The Apple Watch could get two amazing health features next year

Post-walk fitness data on the Apple Watch Series 9.
Andy Boxall / Digital Trends

Long-standing rumors point to the 2024 Apple Watch being truly special in a few ways. A new design is one of the hot rumors, but it seems Apple wants to make another health-centric leap by allowing the smartwatch to read blood pressure and also look for signs of sleep apnea.

According to Bloomberg, the next Apple Watch will come equipped with a new sensor that will measure variations in blood pressure. A successor slated for arrival in 2025 could measure the exact systolic and diastolic blood pressure values.

To start, it seems Apple is taking a cautious approach. The feature has reportedly been in development for around a decade now, per a Bloomberg investigation, but it seems like the 2024 Apple Watch will finally offer the capability to buyers.

The idea here is that the watch will look for any abnormal fluctuations in blood pressure and will accordingly inform users. Think of it like an early warning, which a person can then share with their doctor to see if they are at risk of any serious issues.

Blood pressure sensing would apparently follow the same kind of early warning pattern as AFib detection on Apple Watches capable of electrocardiogram (ECG) sensing. Apple won’t be the first to the party, though.

Blood pressure measurement on Samsung Galaxy Watch 5.

Xiaomi recently launched the Xiaomi Watch H1, which is capable of blood pressure measurement using a micropump array fitted inside the strap. The company has even received the Food and Drug Administration approval for it as a Class II medical device. Samsung also offers a blood pressure measurement ability on the Galaxy Watch 6. The Huawei Watch D was the first to offer this feature on a mass-market device.

Interestingly, Apple also explored a band-based approach similar to that of Xiaomi and Huawei. Bloomberg claims that Apple was once testing a blood pressure sensor fitted inside the strap without the need for inflating it.

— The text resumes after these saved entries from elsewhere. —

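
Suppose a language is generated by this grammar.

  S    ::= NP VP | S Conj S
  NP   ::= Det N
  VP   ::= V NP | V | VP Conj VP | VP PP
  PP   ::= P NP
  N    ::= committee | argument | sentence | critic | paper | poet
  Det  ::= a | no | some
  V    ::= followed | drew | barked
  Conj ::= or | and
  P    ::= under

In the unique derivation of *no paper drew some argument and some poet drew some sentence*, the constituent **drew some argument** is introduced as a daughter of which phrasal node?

[S [S [NP [Det no] [N paper]] [VP [V drew] [NP [Det some] [N argument]]]] [Conj and] [S [NP [Det some] [N poet]] [VP [V drew] [NP [Det some] [N sentence]]]]]
The span 'drew some argument' is the VP node built by VP → V NP.
Its mother is the S built by S → NP VP.

S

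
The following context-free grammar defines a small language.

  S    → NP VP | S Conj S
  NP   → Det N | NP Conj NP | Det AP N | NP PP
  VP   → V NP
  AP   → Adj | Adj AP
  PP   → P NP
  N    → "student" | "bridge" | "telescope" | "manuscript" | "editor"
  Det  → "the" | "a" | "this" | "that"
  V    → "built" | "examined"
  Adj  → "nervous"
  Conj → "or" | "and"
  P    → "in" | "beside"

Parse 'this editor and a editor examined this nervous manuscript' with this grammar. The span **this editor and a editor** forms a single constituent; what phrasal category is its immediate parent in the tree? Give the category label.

S

[S [NP [NP [Det this] [N editor]] [Conj and] [NP [Det a] [N editor]]] [VP [V examined] [NP [Det this] [AP [Adj nervous]] [N manuscript]]]]
The span 'this editor and a editor' is the NP node built by NP → NP Conj NP.
Its mother is the S built by S → NP VP.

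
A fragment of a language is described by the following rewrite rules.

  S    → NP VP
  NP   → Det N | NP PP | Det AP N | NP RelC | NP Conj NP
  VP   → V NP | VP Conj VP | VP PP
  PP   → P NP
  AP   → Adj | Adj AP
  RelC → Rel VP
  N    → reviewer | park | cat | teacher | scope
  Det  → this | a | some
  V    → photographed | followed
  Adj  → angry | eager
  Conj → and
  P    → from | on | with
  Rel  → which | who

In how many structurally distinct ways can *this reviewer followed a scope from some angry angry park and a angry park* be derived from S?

Two of the 3 distinct bracketings:
[S [NP [Det this] [N reviewer]] [VP [V followed] [NP [NP [Det a] [N scope]] [PP [P from] [NP [NP [Det some] [AP [Adj angry] [AP [Adj angry]]] [N park]] [Conj and] [NP [Det a] [AP [Adj angry]] [N park]]]]]]]
[S [NP [Det this] [N reviewer]] [VP [V followed] [NP [NP [NP [Det a] [N scope]] [PP [P from] [NP [Det some] [AP [Adj angry] [AP [Adj angry]]] [N park]]]] [Conj and] [NP [Det a] [AP [Adj angry]] [N park]]]]]
The trees differ in how a recursive rule is bracketed over the same span.

3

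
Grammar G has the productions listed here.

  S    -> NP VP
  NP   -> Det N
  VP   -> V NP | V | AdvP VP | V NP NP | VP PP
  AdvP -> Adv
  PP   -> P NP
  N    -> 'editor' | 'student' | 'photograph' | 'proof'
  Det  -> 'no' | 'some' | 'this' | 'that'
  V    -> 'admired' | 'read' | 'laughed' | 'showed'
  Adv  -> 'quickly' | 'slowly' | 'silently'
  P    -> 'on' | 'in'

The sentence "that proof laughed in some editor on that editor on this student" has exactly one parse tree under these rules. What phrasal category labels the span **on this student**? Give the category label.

PP

[S [NP [Det that] [N proof]] [VP [VP [VP [VP [V laughed]] [PP [P in] [NP [Det some] [N editor]]]] [PP [P on] [NP [Det that] [N editor]]]] [PP [P on] [NP [Det this] [N student]]]]]
The span 'on this student' is the PP node built by PP → P NP.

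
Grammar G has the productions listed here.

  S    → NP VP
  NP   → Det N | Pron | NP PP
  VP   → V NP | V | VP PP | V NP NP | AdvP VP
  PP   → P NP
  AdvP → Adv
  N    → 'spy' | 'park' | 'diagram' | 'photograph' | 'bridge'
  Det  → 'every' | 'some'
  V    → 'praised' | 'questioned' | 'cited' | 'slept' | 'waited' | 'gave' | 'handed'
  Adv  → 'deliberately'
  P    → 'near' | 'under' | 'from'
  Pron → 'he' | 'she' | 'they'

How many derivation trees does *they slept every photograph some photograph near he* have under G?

The two bracketings:
[S [NP [Pron they]] [VP [VP [V slept] [NP [Det every] [N photograph]] [NP [Det some] [N photograph]]] [PP [P near] [NP [Pron he]]]]]
[S [NP [Pron they]] [VP [V slept] [NP [Det every] [N photograph]] [NP [NP [Det some] [N photograph]] [PP [P near] [NP [Pron he]]]]]]
The difference turns on whether NP → NP PP is used at the relevant span, versus an alternative expansion of NP.

2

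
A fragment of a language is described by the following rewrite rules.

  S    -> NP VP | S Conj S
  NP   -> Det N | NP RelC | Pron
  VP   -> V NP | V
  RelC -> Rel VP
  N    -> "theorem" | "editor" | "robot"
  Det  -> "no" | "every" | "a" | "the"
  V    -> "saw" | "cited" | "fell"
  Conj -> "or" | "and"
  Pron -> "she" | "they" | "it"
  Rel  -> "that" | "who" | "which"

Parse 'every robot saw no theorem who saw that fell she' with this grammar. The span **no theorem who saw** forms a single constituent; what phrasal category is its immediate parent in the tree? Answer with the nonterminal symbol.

[S [NP [Det every] [N robot]] [VP [V saw] [NP [NP [NP [Det no] [N theorem]] [RelC [Rel who] [VP [V saw]]]] [RelC [Rel that] [VP [V fell] [NP [Pron she]]]]]]]
The span 'no theorem who saw' is the NP node built by NP → NP RelC.
Its mother is the NP built by NP → NP RelC.

NP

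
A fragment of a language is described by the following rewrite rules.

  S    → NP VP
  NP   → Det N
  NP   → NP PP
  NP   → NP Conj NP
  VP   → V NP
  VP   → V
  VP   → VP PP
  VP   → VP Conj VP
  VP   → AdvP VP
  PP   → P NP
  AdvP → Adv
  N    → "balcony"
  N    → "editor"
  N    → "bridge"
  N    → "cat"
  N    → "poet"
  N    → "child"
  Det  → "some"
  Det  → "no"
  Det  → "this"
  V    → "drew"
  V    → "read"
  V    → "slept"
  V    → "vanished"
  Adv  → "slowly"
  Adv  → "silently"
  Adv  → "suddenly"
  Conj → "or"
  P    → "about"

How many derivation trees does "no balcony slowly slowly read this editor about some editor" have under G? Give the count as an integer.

Two of the 4 distinct bracketings:
[S [NP [Det no] [N balcony]] [VP [VP [AdvP [Adv slowly]] [VP [AdvP [Adv slowly]] [VP [V read] [NP [Det this] [N editor]]]]] [PP [P about] [NP [Det some] [N editor]]]]]
[S [NP [Det no] [N balcony]] [VP [AdvP [Adv slowly]] [VP [VP [AdvP [Adv slowly]] [VP [V read] [NP [Det this] [N editor]]]] [PP [P about] [NP [Det some] [N editor]]]]]]
The trees differ in how a recursive rule is bracketed over the same span.

4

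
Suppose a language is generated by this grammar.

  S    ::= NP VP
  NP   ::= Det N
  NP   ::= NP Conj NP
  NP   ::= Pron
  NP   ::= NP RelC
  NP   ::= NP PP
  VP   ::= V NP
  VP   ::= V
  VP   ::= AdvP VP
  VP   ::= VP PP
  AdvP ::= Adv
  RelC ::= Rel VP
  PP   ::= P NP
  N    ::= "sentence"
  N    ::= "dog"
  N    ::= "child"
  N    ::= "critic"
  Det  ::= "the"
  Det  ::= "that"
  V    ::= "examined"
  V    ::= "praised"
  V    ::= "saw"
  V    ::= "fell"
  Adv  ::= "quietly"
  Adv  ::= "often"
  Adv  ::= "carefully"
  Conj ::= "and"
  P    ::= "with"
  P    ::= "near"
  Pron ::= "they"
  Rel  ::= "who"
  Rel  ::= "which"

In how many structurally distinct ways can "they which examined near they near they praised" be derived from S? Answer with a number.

5

Two of the 5 distinct bracketings:
[S [NP [NP [Pron they]] [RelC [Rel which] [VP [VP [V examined]] [PP [P near] [NP [NP [Pron they]] [PP [P near] [NP [Pron they]]]]]]]] [VP [V praised]]]
[S [NP [NP [Pron they]] [RelC [Rel which] [VP [VP [VP [V examined]] [PP [P near] [NP [Pron they]]]] [PP [P near] [NP [Pron they]]]]]] [VP [V praised]]]
The difference turns on whether NP → NP PP is used at the relevant span, versus an alternative expansion of NP.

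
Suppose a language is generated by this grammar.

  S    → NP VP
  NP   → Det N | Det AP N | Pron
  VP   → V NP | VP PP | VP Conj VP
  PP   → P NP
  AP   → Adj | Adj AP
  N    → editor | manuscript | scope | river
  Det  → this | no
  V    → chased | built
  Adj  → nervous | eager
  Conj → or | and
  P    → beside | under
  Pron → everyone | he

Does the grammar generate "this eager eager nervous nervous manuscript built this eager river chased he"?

Ungrammatical

For S → NP VP, the only prefix that parses as NP is 'this eager eager nervous nervous manuscript', but the remainder 'built this eager river chased he' is not a VP under these rules.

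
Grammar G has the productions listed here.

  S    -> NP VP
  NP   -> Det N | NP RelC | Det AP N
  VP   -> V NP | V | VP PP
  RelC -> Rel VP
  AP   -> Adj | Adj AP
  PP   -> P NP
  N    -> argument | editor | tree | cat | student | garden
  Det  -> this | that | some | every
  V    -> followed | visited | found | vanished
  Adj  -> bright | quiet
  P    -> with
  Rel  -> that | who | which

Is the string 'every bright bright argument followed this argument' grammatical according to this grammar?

S
  NP
    Det: every
    AP
      Adj: bright
      AP
        Adj: bright
    N: argument
  VP
    V: followed
    NP
      Det: this
      N: argument
Every word is introduced by a lexical rule and the phrasal rules combine the resulting categories into a single S.

Grammatical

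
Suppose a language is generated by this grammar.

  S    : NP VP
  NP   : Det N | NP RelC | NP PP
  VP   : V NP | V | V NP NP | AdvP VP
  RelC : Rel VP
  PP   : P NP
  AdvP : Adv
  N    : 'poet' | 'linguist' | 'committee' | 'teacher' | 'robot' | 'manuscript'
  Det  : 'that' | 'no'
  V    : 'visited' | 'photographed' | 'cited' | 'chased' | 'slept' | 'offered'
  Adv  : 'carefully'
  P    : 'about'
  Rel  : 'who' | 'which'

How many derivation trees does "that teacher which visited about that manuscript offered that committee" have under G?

[S [NP [NP [NP [Det that] [N teacher]] [RelC [Rel which] [VP [V visited]]]] [PP [P about] [NP [Det that] [N manuscript]]]] [VP [V offered] [NP [Det that] [N committee]]]]
No rule offers an alternative attachment or grouping for any span, so this is the only derivation.

1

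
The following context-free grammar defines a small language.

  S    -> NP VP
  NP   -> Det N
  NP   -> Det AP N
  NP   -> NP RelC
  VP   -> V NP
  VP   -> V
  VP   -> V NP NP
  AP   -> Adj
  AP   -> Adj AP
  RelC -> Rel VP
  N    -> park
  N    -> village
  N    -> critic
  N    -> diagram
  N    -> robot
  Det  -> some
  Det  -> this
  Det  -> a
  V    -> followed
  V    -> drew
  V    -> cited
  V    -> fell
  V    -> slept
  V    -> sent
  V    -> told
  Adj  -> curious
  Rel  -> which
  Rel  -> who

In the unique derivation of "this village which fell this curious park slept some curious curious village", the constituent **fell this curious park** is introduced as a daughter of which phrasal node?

S
  NP
    NP
      Det: this
      N: village
    RelC
      Rel: which
      VP
        V: fell
        NP
          Det: this
          AP
            Adj: curious
          N: park
  VP
    V: slept
    NP
      Det: some
      AP
        Adj: curious
        AP
          Adj: curious
      N: village
The span 'fell this curious park' is the VP node built by VP → V NP.
Its mother is the RelC built by RelC → Rel VP.

RelC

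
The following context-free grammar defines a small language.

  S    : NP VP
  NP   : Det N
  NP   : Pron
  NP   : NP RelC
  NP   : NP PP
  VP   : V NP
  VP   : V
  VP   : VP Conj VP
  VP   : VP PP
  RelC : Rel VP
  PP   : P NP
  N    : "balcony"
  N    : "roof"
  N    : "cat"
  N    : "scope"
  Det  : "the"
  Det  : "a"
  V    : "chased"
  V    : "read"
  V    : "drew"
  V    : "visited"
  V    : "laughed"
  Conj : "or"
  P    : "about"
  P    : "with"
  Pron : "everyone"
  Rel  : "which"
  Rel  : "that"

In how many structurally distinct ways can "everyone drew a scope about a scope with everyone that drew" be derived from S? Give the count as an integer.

9

Two of the 9 distinct bracketings:
[S [NP [Pron everyone]] [VP [V drew] [NP [NP [NP [Det a] [N scope]] [PP [P about] [NP [NP [Det a] [N scope]] [PP [P with] [NP [Pron everyone]]]]]] [RelC [Rel that] [VP [V drew]]]]]]
[S [NP [Pron everyone]] [VP [V drew] [NP [NP [NP [NP [Det a] [N scope]] [PP [P about] [NP [Det a] [N scope]]]] [PP [P with] [NP [Pron everyone]]]] [RelC [Rel that] [VP [V drew]]]]]]
The trees differ in how a recursive rule is bracketed over the same span.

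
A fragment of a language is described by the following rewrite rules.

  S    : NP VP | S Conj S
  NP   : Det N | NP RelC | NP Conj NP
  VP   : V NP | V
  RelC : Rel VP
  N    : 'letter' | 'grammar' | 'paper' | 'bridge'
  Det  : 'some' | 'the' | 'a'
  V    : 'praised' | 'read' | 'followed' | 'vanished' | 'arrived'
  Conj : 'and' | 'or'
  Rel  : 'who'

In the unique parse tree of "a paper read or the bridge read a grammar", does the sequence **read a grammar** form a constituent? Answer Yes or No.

[S [S [NP [Det a] [N paper]] [VP [V read]]] [Conj or] [S [NP [Det the] [N bridge]] [VP [V read] [NP [Det a] [N grammar]]]]]
The words 'read a grammar' are exhaustively dominated by a single VP node (built by VP → V NP), so they form a constituent.

Yes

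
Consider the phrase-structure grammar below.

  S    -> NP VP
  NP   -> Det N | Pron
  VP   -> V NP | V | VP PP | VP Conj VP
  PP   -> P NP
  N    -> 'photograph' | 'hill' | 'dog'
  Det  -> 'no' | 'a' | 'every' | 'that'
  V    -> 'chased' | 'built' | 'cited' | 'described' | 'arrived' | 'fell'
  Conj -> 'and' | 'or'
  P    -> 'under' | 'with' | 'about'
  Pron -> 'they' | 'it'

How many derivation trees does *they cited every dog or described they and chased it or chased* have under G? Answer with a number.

5

Two of the 5 distinct bracketings:
[S [NP [Pron they]] [VP [VP [V cited] [NP [Det every] [N dog]]] [Conj or] [VP [VP [V described] [NP [Pron they]]] [Conj and] [VP [VP [V chased] [NP [Pron it]]] [Conj or] [VP [V chased]]]]]]
[S [NP [Pron they]] [VP [VP [V cited] [NP [Det every] [N dog]]] [Conj or] [VP [VP [VP [V described] [NP [Pron they]]] [Conj and] [VP [V chased] [NP [Pron it]]]] [Conj or] [VP [V chased]]]]]
The trees differ in how a recursive rule is bracketed over the same span.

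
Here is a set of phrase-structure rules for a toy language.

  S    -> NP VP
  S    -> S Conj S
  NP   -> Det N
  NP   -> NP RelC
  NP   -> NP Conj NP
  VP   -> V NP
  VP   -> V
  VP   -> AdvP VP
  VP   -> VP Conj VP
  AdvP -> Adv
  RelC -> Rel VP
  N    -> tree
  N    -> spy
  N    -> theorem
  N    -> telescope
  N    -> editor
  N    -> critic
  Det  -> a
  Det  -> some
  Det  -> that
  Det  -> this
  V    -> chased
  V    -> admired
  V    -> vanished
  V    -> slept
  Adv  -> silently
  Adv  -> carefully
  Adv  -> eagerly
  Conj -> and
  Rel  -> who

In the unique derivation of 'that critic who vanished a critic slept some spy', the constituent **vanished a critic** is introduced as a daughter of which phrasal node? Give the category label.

S
  NP
    NP
      Det: that
      N: critic
    RelC
      Rel: who
      VP
        V: vanished
        NP
          Det: a
          N: critic
  VP
    V: slept
    NP
      Det: some
      N: spy
The span 'vanished a critic' is the VP node built by VP → V NP.
Its mother is the RelC built by RelC → Rel VP.

RelC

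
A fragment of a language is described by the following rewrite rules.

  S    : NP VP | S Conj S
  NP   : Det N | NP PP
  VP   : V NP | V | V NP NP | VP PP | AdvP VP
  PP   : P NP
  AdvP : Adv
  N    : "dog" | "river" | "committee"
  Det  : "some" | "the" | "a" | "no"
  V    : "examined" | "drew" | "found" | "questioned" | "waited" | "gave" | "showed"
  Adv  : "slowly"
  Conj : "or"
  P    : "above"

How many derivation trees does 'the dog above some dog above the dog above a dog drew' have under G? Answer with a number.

5

Two of the 5 distinct bracketings:
[S [NP [NP [Det the] [N dog]] [PP [P above] [NP [NP [Det some] [N dog]] [PP [P above] [NP [NP [Det the] [N dog]] [PP [P above] [NP [Det a] [N dog]]]]]]]] [VP [V drew]]]
[S [NP [NP [Det the] [N dog]] [PP [P above] [NP [NP [NP [Det some] [N dog]] [PP [P above] [NP [Det the] [N dog]]]] [PP [P above] [NP [Det a] [N dog]]]]]] [VP [V drew]]]
The trees differ in how a recursive rule is bracketed over the same span.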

It was reportedly the brainchild of famed former Apple designer Jony Ive.

“The company prototyped watch straps with sensors that gather data from the underside of the wrist and researched both a bed-mounted sleep tracker and a nightstand device with sensors to monitor users overnight before pushing the technology into the watch itself,” the Bloomberg report stated.

Also on tap is the ability to detect signs of disorders such as sleep apnea. The Apple Watch already offers a pretty comprehensive sleep analysis system, but it doesn’t delve into the realm of medical assistance for serious sleep issues.

Apple Watch Series 8 showing sleep tracking results.
Apple Watch Series 8 Joe Maring / Digital Trends

According to Bloomberg, the sleep apnea detection system will rely on sleep as well as breath patterns to look out for signs of breath apnea. It’s not a proper diagnosis, but a broad estimation. Based on what it infers from the data, the upcoming Apple Watch will accordingly suggest users visit a doctor.

According to the American Academy of Sleep Medicine, approximately 5.9 million American adults are diagnosed with obstructive sleep apnea (OSA), while nearly 23.5 million remain undiagnosed. The cost of diagnosed OSA runs around $2,100 per person, while for an undiagnosed case, it is estimated to reach over $6,300 for each individual.

Apple has a chance to capitalize on this health gap with its characteristically smooth execution, similar to the way it implemented features like AFib detection and fall detection.